Skin Game Page 20

“So this thief we’re meeting,” Ascher asked. “What’s her story?”

“She used to belong to a gang called the Churchmice,” I said. “Specialized in robbing churches in Europe. Nicodemus hired them to swipe the Shroud of Turin for him a few years back.”

Ascher tilted her head. “What happened?”

“The three of them got it,” I said. “I suspect they tried to raise their price. Nicodemus and Deirdre killed two of them, and he would have killed Anna if I hadn’t intervened.”

Her eyes widened slightly. “And now Nicodemus wants her to help him?”

I snorted softly through my nose. “Yeah.”

Ascher studied me for a moment with her eyes narrowed. “Oh.”

“What?” I asked her.

“Just . . . admiring the manipulation,” she said. “I mean, I don’t like it, but it’s good.”

“How so?” I asked.

“Don’t you see?”

“I try not to think like that,” I said. The caterers uncovered the silver trays holding the meat, and a moment later the smell of roasted chicken and beef wafted up to my nose. My stomach made an audible sound. I’d been cooking for myself over a fireplace for a long, long while. It had been sustenance, but given my culinary skills, it hadn’t really been food, per se. The buffet smelled so good that for a minute I half expected to hear the pitter-patter of drool sliding out of my mouth.

“If you don’t, someone else will,” Ascher said. “If nothing else, you’ve got to defend yourself . . . Hey, are you as hungry as I am?”

“Uh-huh,” I said. “And we’ve apparently got some time to kill.”

“So it wouldn’t be unprofessional to raid the buffet?”

“Even Pitt and Clooney had to eat,” I said. “Come on.”

We raided the buffet. I piled my little plate with what I hoped would be a restrained amount of food. Ascher didn’t bother. She took a bit of almost everything, stacking food up hungrily. We made our way to one of many tables set up around the outskirts of the ballroom while the band went through another number. I picked one that gave us a view of the door, and watched for Anna Valmont to arrive.

She didn’t appear over the next few moments, though a few of Chicago’s luminaries did, and the numbers in the room began to slowly grow. The hotel staff began taking coats and drifting through the room with trays of food and drink, while the caterers began to briskly move back and forth through the service entrances, like a small army of worker ants, repairing the damage to the buffet almost the moment it was done. It seemed to mean so much to them that I was considering doing a little more damage myself, purely to give them a chance to repair it, you understand. I tryto be nice to people.
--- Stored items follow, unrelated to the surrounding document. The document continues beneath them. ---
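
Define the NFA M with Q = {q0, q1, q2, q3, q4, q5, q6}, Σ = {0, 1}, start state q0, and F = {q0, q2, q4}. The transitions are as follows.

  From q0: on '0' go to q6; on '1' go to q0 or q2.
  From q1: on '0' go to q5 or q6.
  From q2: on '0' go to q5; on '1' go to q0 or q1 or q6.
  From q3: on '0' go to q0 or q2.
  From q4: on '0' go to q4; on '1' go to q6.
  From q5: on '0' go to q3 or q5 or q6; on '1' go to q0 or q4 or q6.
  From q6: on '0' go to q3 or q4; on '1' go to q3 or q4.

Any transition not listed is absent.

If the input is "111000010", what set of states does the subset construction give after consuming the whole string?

Start in {q0}.
Read '1': {q0} → {q0, q2}.
Read '1': {q0, q2} → {q0, q1, q2, q6}.
Read '1': {q0, q1, q2, q6} → {q0, q1, q2, q3, q4, q6}.
Read '0': {q0, q1, q2, q3, q4, q6} → {q0, q2, q3, q4, q5, q6}.
Read '0': {q0, q2, q3, q4, q5, q6} → {q0, q2, q3, q4, q5, q6}.
Read '0': {q0, q2, q3, q4, q5, q6} → {q0, q2, q3, q4, q5, q6}.
Read '0': {q0, q2, q3, q4, q5, q6} → {q0, q2, q3, q4, q5, q6}.
Read '1': {q0, q2, q3, q4, q5, q6} → {q0, q1, q2, q3, q4, q6}.
Read '0': {q0, q1, q2, q3, q4, q6} → {q0, q2, q3, q4, q5, q6}.

{q0, q2, q3, q4, q5, q6}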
I was just gathering my empty plate to show my compassionate, humanitarian side when one of the hotel staff touched my arm and said, “Pardon me, Mr. Oberheit? You have a telephone call, sir. There’s a courtesy phone right over here.”

I looked up at the woman, wiped my mouth with a napkin, and said, “All right. Show me.” I nodded to Ascher. “Be right back.”

I got up and followed the staffer over to a curtained alcove by one wall, where there was a phone. We were more or less out of the way of everyone else in the room there.

“Miss Valmont,” I said to the staffer, once we were there. “Nice to see you again.”

Anna Valmont turned to face me with a small and not terribly pleasant smile. The last time I’d seen her, she’d been a peroxide blonde. Now her hair was black, cut in a neat pageboy. She was leaner than I remembered, almost too much so, like a young, feral cat. She was still pretty, though her features had lost that sense of youthful exuberance, and her eyes were harder, warier.

“Dresden,” she said. “‘Mr. Oberheit,’ seriously?”

“Did you hear me criticizing your alias?” I asked.

That got a flash of a smile. “Who’s the stripper?”

“No one you know, and no one to mess with,” I said. “And there’s nothing wrong with strippers. How’ve you been?”

She reached into her tunic and carefully produced a thickly packed business envelope. “Do you have my money or not?”

I arched an eyebrow at that. “Money?”

That got me another smile, though there was something serrated about it. “We have history, Dresden, but I don’t do freebies and I’m not hanging around for chitchat. The people I had to cross for this aren’t the forgiving type and have been on my heels all week. This envelope is made of flash paper. Cough up the dough or the data and I turn to smoke.”

My mind was racing. Nicodemus had set up a job for Anna Valmont—it was the only way he could know that she would be here, and that she would be meeting the guy with the sunset-colored rose. So it stood to reason that whatever information he’d had her take, it might be valuable, too.

I checked around me quickly. I couldn’t see the table from where I stood, but Ascher wasn’t in sight. “Do it,” I said, turning back to Valmont. “Destroy it, now, quick.”

“You think I won’t?” she asked. Then she paused, frowning. “Wait a minute . . . What’s the con here?”

“No con,” I said low. “Look, Anna, there’s a lot going on and there’s no time to explain it all. Blow the data and vanish. We’ll both be better off.”